THE BUTLER’S JOURNEY
HE WAS OUT there somewhere. By now he’d be an old man. He had worked decades
in the White House. Maybe he had passed away virtually alone, and there had been only a wisp of an obituary notice. But no one could confirm if that were so. Maybe I was looking for a ghost. Actually, I was looking for a butler. I couldn’t stop looking.
Yes, a butler.
It is such an old-fashioned and anachronistic term: the butler. Someone who serves people, who sees but doesn’t see; someone who can read the moods of the people he serves. The figure in the shadows. Movie lovers fell in love with the butler as a cinematic figure in the 1936 film My Man Godfrey, which starred William Powell as the butler of a chaotic household. More recently, the butler figure and other backstage players have been popularized in the beloved television series Downton Abbey. My butler was a gentleman by the name of Eugene Allen. For thirty-four years, he had been a butler at the house located in Washington, DC, at 1600 Pennsylvania Avenue, which the world knows as the White House.
Finally, after talking to many, many people, on both coasts of the country, and making dozens and dozens of phone calls, I found him. He was very much alive. He was living with his wife, Helene, on a quiet street in Northwest Washington. Eugene Allen had worked—as a butler—in eight presidential administrations, from Harry Truman’s to Ronald Reagan’s.
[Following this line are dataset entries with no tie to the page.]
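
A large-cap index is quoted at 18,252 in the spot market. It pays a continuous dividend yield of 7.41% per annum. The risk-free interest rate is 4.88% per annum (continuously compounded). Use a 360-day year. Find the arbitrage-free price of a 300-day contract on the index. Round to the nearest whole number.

F = S·e^((r − q)T) = 18252 · e^((0.0488 − 0.0741) × 300/360)
= 18252 · e^-0.021083 = 18252 × 0.979138
F = 17,871

17,871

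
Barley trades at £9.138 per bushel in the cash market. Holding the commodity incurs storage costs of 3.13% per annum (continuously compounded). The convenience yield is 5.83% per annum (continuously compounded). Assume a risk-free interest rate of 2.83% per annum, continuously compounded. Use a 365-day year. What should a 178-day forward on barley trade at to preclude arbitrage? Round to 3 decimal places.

£9.144 per bushel

Net carry = r + u − y = 0.0283 + 0.0313 − 0.0583 = 0.0013
F = S·e^((r+u−y)T) = 9.138 · e^(0.0013 × 178/365) = 9.138 · e^0.000634
= 9.138 × 1.000634 = £9.144 per bushel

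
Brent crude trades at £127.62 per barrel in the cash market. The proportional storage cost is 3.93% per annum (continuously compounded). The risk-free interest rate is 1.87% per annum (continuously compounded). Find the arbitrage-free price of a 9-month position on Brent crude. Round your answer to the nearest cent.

£133.29 per barrel

Net carry = r + u − y = 0.0187 + 0.0393 − 0.0000 = 0.0580
F = S·e^((r+u−y)T) = 127.62 · e^(0.0580 × 9/12) = 127.62 · e^0.043500
= 127.62 × 1.044460 = £133.29 per barrel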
He was both a witness to history and unknown to it.
Come right in,
he said, opening the door to his home on that cold November day in 2008. He had already taken his morning medications. He had already served his wife breakfast. He was eighty-nine years old, and he was about to crack history open for me in a whole new way.
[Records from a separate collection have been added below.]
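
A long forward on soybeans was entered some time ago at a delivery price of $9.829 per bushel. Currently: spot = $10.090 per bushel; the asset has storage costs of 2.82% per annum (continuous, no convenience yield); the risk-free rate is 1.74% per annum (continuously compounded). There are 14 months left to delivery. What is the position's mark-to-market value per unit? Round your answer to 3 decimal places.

$0.796 per bushel

Current fair forward for the remaining 14 months: F = S·e^((r + u)·T), (r + u) = 0.0174 + 0.0282 = 0.0456
F = 10.090 · e^(0.0456 × 14/12) = 10.090 × 1.054641 = 10.6413
Value of long forward = (F − K)·e^(−rT) = (10.6413 − 9.829) · e^(−0.0174·14/12)
= 0.8123 × 0.979905 = 0.796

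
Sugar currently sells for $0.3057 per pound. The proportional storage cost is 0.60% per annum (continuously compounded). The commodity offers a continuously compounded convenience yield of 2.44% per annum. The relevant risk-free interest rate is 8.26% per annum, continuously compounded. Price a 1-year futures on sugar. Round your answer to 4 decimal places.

Net carry = r + u − y = 0.0826 + 0.0060 − 0.0244 = 0.0642
F = S·e^((r+u−y)T) = 0.3057 · e^(0.0642 × 1) = 0.3057 · e^0.064200
= 0.3057 × 1.066306 = $0.3260 per pound

$0.3260 per pound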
This is how the story of a White House butler—who would land in newsprint the world over after a story I had written appeared on the front page of the Washington Post three days after the historic election on November 4, 2008, of Barack Obama—actually unspooled.
IT ALL BEGAN in summery darkness in 2008, down in Chapel Hill, North Carolina. Midnight had come and gone, and the speech was being summed up and analyzed and written about. Yet another Democratic presidential hopeful had been pleading with a throng of students and voters about why they should vote for him. The rafters of what is known as the Dean Dome on the campus of the University of North Carolina were packed. The candidate, who possessed a smooth and confident disposition, was on his way. The audience was multiracial, young and old. The instantly recognizable guttural voice of Stevie Wonder was jumping from the loudspeakers. Some of the old in attendance were veterans of the movement, as in civil rights movement: the sixties, segregation, those brave souls gunned down and buried all across the South. Now the candidate was before them, shirtsleeves rolled up, holding the microphone. I’m running because of what Dr. King called the fierce urgency of now, because I believe in such a thing as being too late, and that hour, North Carolina, is upon us.
The words had a churchy, movement feel to them, and then–senator Barack Obama was effortlessly lifting the throng up out of their seats. The noise and clapping pointed to believers. But still, it was the South, he was a black man, the White House seemed a bit of a fantastical dream. History and demons were everywhere, though the candidate seemed impervious to all that.
I was one of the writers covering the Obama campaign that night for the Washington Post, flying in and out of a slew of states over a seven-day period. Following the Chapel Hill rally and speech—and after I’d interviewed a few folks inside—it was time to move outside and head for the bus, which would take us journalists back to the hotel. The night air was sweet and rather lovely.